I’ll preface talking about the match itself by saying, at the time Chris Benoit was my favourite wrestler. What he did and how he met his end probably makes reading a lengthy description of his matches uncomfortable for some, but sufficient to say at the time, going for the big belt, I would have loved to see him win it, but he wasn't going to. Even disregarding the factors that always had and always would convince me the company would NEVER put their World title on a man with his limitations, there was less than zero % chance that they would upset the apple cart of the obvious ironclad plan that paved a road to Angle vs Lesnar at Mania, with Lesnar both regaining the title and getting revenge on Heyman, the architect of his downfall. Though of course, there would have been time for "The Crippler" to win the title and lose it back to Kurt inbetween, neither me nor any of my mates watching gave any chance to that happening either. The pair had a match that was both technically good and unlike some of their previous meetings, played out in front a crowd that got into it rather than responding with polite murmurs of appreciation, as had plagued some of their earlier meetings (and indeed, a lot of Benoit matches). There was, as expected, a frequent exchange of Ankle Lock and Crippler Crossface predicaments with each reaching the ropes or reversing their way out. I couldn't pinpoint the moment where somehow the two wrestlers made me forget "the plan" but somehow, they did. At the point at which Benoit springs back to life after seemingly being down and out and locks in the Crossface for what ends up the final time... I'll be honest, I was on the edge of my seat and I was UTTERLY convinced that Benoit was about to win the WWE title. "Tap you bastard!" I shouted at the screen, it was embarrassing. Eventually, heartbreakingly, Angle wriggled free into an Ankle Lock. Benoit resisted but, and for the first time, Angle applied the "special occasions only" (for a while, anyway) grapevine on the mat, and with no way out, Benoit submitted. Losing nothing in defeat, even by submission, he famously got a standing ovation after the match.
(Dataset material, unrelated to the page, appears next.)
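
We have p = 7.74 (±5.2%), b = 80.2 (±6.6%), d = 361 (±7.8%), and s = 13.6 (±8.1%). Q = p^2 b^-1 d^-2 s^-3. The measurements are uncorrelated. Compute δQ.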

I'm not going to dwell on Benoit himself, but this match stayed with me and was, for the next four years, probably my favourite match. It reminded me of the power of great professional wrestling, that as "smart" as I thought I was, and as much as I "knew" what the company had lined up for "the plan" - when the wrestling is good enough, I could still let go and enjoy myself, and trick my brain into thinking it's a real sporting contest and not a pre-determined work of fiction.